2024 was the hottest year on record. We have already breezed past the hoped-for core rise of 1.5 degrees. Canadians never took that number seriously because much wilder temperature fluctuations occur in Canada. Until now, no truly charismatic and popular Canadian has figured out how to speak truthfully to Canadians about our collective ecological illiteracy. Until 2021, I had no idea that environmental literacy was a thing.
Like many modern, educated professionals, I never focused on nature or the weather. Even now, my capacity to recognize our friends, the trees, is, to say the least, fair, although I am now at least trying. I was not always so incapacitated. As a child, I loved playing and wandering around the beautiful Howth Head, taking in the glorious views. In 1985, when I arrived as an Irish trainee in pediatric Hematology/Oncology at the Hospital for Sick Children, I was amazed at the livability and beauty of Toronto.
Unlike my peers, I excitedly signed up twice to work in Sioux Lookout and wished to meet First Nations Canadians. There, I was appalled by the conditions in which First Nations peoples lived on reserves. Upon returning to train further at the Hospital for Sick Children in Toronto, I sought advice from Canadians on books to read about Canada.
In 1985, however, the lovely people I met who hailed from diverse backgrounds all laughed and told me that Canada was “a new country”, and all I needed to know was that Canadians are polite and say Ah often. I was mystified to be told that I came from “an old country” and that Canada was “a new country.” I thought that we all live on one planet, so how could one region have a different age than another?
I found it especially odd as people who hailed from diverse Asian, British, Caribbean and European backgrounds all smiled cheerfully when I looked bemused and assured me that discussing religion and politics was rude and that Canada was a new country, barely more than a hundred years old and that all that mattered was the economy. In 1985, I found Toronto to be a stunningly beautiful, clean, safe, high-functioning city.
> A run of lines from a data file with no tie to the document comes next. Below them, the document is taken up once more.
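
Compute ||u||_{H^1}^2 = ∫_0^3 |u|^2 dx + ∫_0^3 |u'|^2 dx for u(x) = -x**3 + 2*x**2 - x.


||u||_{H^1}^2 = 1137/7

The H^1 norm (squared) on an interval (0, L) is
  ||u||_{H^1}^2 = ∫_0^L u(x)^2 dx + ∫_0^L u'(x)^2 dx.
Compute u'(x) = -3*x**2 + 4*x - 1.
Then u(x)^2 = x**6 - 4*x**5 + 6*x**4 - 4*x**3 + x**2 and u'(x)^2 = 9*x**4 - 24*x**3 + 22*x**2 - 8*x + 1.
Integrate each monomial from 0 to 3 using ∫_0^3 c·x^n dx = c·3^(n+1)/(n+1):
  ∫_0^3 u(x)^2 dx = ∫_0^3 (x^6 - 4*x^5 + 6*x^4 - 4*x^3 + x^2) dx. Term by term:
    ∫_0^3 x^6 dx = 2187/7;  ∫_0^3 -4*x^5 dx = -486;  ∫_0^3 6*x^4 dx = 1458/5;
    ∫_0^3 -4*x^3 dx = -81;  ∫_0^3 x^2 dx = 9.
  Sum: 2187/7 − 486 + 1458/5 − 81 + 9 = 1611/35.
  ∫_0^3 u'(x)^2 dx = ∫_0^3 (9*x^4 - 24*x^3 + 22*x^2 - 8*x + 1) dx. Term by term:
    ∫_0^3 9*x^4 dx = 2187/5;  ∫_0^3 -24*x^3 dx = -486;  ∫_0^3 22*x^2 dx = 198;
    ∫_0^3 -8*x dx = -36;  ∫_0^3 1 dx = 3.
  Sum: 2187/5 − 486 + 198 − 36 + 3 = 582/5.
Adding: ||u||_{H^1}^2 = 1611/35 + 582/5 = 1137/7.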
Now, as I read Charlie Angus’s book called “ Dangerous Memories, “ I am amazed. He seems to have come from a different planet than most of the people I met while working on staff at the Hospital for Sick Children in Toronto. I found most people were outstandingly dedicated and hard-working. I met few, if any, duds or slackers. Most people were kind and helpful, and also had sky-high standards of professional practice.
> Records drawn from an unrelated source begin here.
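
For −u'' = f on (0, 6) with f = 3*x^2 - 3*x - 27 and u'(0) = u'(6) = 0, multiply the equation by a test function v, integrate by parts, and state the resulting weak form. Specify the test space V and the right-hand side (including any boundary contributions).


V = H^1(0, 6) (no boundary constraint on v; u is determined up to an additive constant); weak form: ∫_0^6 u'v' dx = ∫_0^6 (3*x^2 - 3*x - 27) v dx for all v ∈ V.

Multiply both sides by a test function v and integrate from 0 to 6:
  ∫_0^6 −u''(x) v(x) dx = ∫_0^6 f(x) v(x) dx.
Integrate the LHS by parts once:
  ∫_0^6 −u'' v dx = −[u'(x) v(x)]_0^6 + ∫_0^6 u'(x) v'(x) dx.
Thus ∫_0^6 u'(x) v'(x) dx = ∫_0^6 f(x) v(x) dx + [u'(x) v(x)]_0^6.
Choose V so that boundary terms are either known or forced to vanish.
u has homogeneous Neumann: u'(0) = u'(6) = 0. So [u' v]_0^6 = 0·v(6) − 0·v(0) = 0 for any v; take V = H^1(0, 6).
Weak formulation: find u (satisfying any essential BC) such that ∫_0^6 u'(x) v'(x) dx = ∫_0^6 f v dx for all v ∈ V (homogeneous Neumann, so boundary terms vanish).
Substituting f(x) = 3*x^2 - 3*x - 27, the right-hand side is ∫_0^6 (3*x^2 - 3*x - 27) v dx.
Compatibility check (pure Neumann): taking v ≡ 1 ∈ V gives 0 = ∫_0^6 f dx + (0) − (0), i.e. ∫_0^6 f dx must equal u'(0) − u'(6) = 0. Indeed ∫_0^6 (3*x^2 - 3*x - 27) dx = 0, so the data are compatible. The solution is then unique only up to an additive constant (fix it e.g. by requiring ∫_0^6 u dx = 0).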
I met a few creeps, but only a few. When I asked people to suggest books to read about Canada, no one ever came through with a suggestion. Fortunately, although neoliberalism now recommends that everyone check out Canadian writers who write from a First Nation, Métis, Inuit, French Canadian, or any other hybrid or two-eyed seeing perspective, as well as the talks and books created to accompany the amazing CBC Massey Lectures.
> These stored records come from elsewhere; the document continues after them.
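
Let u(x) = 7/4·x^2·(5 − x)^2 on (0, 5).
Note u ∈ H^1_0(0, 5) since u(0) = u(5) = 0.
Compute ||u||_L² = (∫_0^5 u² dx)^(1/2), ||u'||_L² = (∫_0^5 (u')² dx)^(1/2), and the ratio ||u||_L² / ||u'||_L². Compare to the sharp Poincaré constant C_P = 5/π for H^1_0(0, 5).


||u||_L² / ||u'||_L² = 5*sqrt(3)/6 < C_P = 5/π.

u(x) = 7/4·x^2·(5 − x)^2, so u'(x) = 7*x*(x - 5)*(2*x - 5)/2.
u(x) = 7/4·x^2·(5 − x)^2 vanishes at x = 0 and x = 5, so u ∈ H^1_0(0, 5). Differentiate via the product rule and integrate the resulting polynomials term by term.
  ∫_0^5 u² dx = ∫_0^5 (49*x^8/16 - 245*x^7/4 + 3675*x^6/8 - 6125*x^5/4 + 30625*x^4/16) dx. Term by term:
    ∫_0^5 49*x^8/16 dx = 95703125/144;  ∫_0^5 -245*x^7/4 dx = -95703125/32;  ∫_0^5 3675*x^6/8 dx = 41015625/8;
    ∫_0^5 -6125*x^5/4 dx = -95703125/24;  ∫_0^5 30625*x^4/16 dx = 19140625/16.
  Sum: 95703125/144 − 95703125/32 + 41015625/8 − 95703125/24 + 19140625/16 = 2734375/288.
  ∫_0^5 (u')² dx = ∫_0^5 (49*x^6 - 735*x^5 + 15925*x^4/4 - 18375*x^3/2 + 30625*x^2/4) dx. Term by term:
    ∫_0^5 49*x^6 dx = 546875;  ∫_0^5 -735*x^5 dx = -3828125/2;  ∫_0^5 15925*x^4/4 dx = 9953125/4;
    ∫_0^5 -18375*x^3/2 dx = -11484375/8;  ∫_0^5 30625*x^2/4 dx = 3828125/12.
  Sum: 546875 − 3828125/2 + 9953125/4 − 11484375/8 + 3828125/12 = 109375/24.
∫_0^5 u² dx = 2734375/288, so ||u||_L² = 625*sqrt(14)/24.
∫_0^5 (u')² dx = 109375/24, so ||u'||_L² = 125*sqrt(42)/12.
Ratio ||u||_L² / ||u'||_L² = 5*sqrt(3)/6.
Sharp Poincaré constant on H^1_0(0, 5) is C_P = L/π = 5/π, achieved by sin(π/5·x).
A polynomial bump cannot attain the sharp Poincaré constant (only the first sine eigenfunction does), so the ratio is strictly less than C_P, consistent with ||u||_L² ≤ C_P ||u'||_L².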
Now, in contrast to when I first arrived, I can no longer keep track of all the great books written in Canada that I so wish to read. This year’s Canadian Broadcasting Corporation’s Canada Reads was extraordinary, so it seems to me that the challenges that were hidden when I first arrived are now rightfully on full display, and this is wonderful. I hope these will soon be added to high school book lists.